Una bambina di 4 anni proveniente dalla Repubblica Democratica del Congo, è stata sottoposta a un intervento chirurgico all’ospedale di Pescara per la rimozione di diverse schegge di proiettile nella regione cervico-facciale, tra cui un frammento localizzato nella lingua che le provocava infezioni ricorrenti con compromissione dello stato generale e della crescita. La piccola è stata presa in carico dall’équipe di Chirurgia maxillo-facciale della Asl di Pescara, diretta da Giuliano Ascani.

Dopo due giorni di ricovero per accertamenti clinici e radiologici preliminari, il 13 febbraio è stata eseguita la rimozione dei corpi estranei. L’intervento, definito tecnicamente complesso in particolare per l’estrazione del frammento nella massa muscolare della lingua, è riuscito. Determinante il supporto anestesiologico dei colleghi Carla Aromatario e Massimo Antonucci. Ascani ha ringraziato anche i medici Paolo Mancini, Pasqualino Cargini, Michele Romano e Susanna Catanzaro, la coordinatrice infermieristica Silvana Marini e il personale del blocco operatorio, del reparto e dell’ambulatorio.

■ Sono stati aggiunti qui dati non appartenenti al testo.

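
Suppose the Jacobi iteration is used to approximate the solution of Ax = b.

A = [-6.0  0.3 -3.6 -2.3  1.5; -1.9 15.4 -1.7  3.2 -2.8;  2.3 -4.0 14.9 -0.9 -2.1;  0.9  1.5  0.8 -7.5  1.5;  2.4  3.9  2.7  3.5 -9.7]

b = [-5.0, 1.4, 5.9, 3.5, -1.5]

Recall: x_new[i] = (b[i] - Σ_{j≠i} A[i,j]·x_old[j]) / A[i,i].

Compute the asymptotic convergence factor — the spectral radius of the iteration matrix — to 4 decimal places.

A = D + L + U where D = diag(-6, 15.4, 14.9, -7.5, -9.7).
T_J = -D⁻¹(L+U): T[4,3] = -(3.5)/(-9.7) = +0.3608; T[4,4] = 0.
  T[0,:] = [+0.0000, +0.0500, -0.6000, -0.3833, +0.2500]
  T[1,:] = [+0.1234, +0.0000, +0.1104, -0.2078, +0.1818]
  T[2,:] = [-0.1544, +0.2685, +0.0000, +0.0604, +0.1409]
  T[3,:] = [+0.1200, +0.2000, +0.1067, +0.0000, +0.2000]
  T[4,:] = [+0.2474, +0.4021, +0.2784, +0.3608, +0.0000]
|λ(T)| sorted: 0.5039, 0.4084, 0.4084, 0.3049, 0.0530.
spectral radius ρ = 0.5039; 0.5039 < 1 ⇒ converges.

0.5039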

La bambina è stata dimessa dopo tre giorni e rientrerà nel proprio Paese nel fine settimana, al termine di un periodo di osservazione clinica. L’iniziativa è stata promossa dall’associazione Aps Urban Vision di Torino, che ha curato l’iter amministrativo per il trasferimento in Italia. Le spese di viaggio sono state sostenute dall’associazione con il contributo di Caritas Italiana, mentre l’ospitalità a Pescara è stata garantita dalla casa famiglia “Ethan”.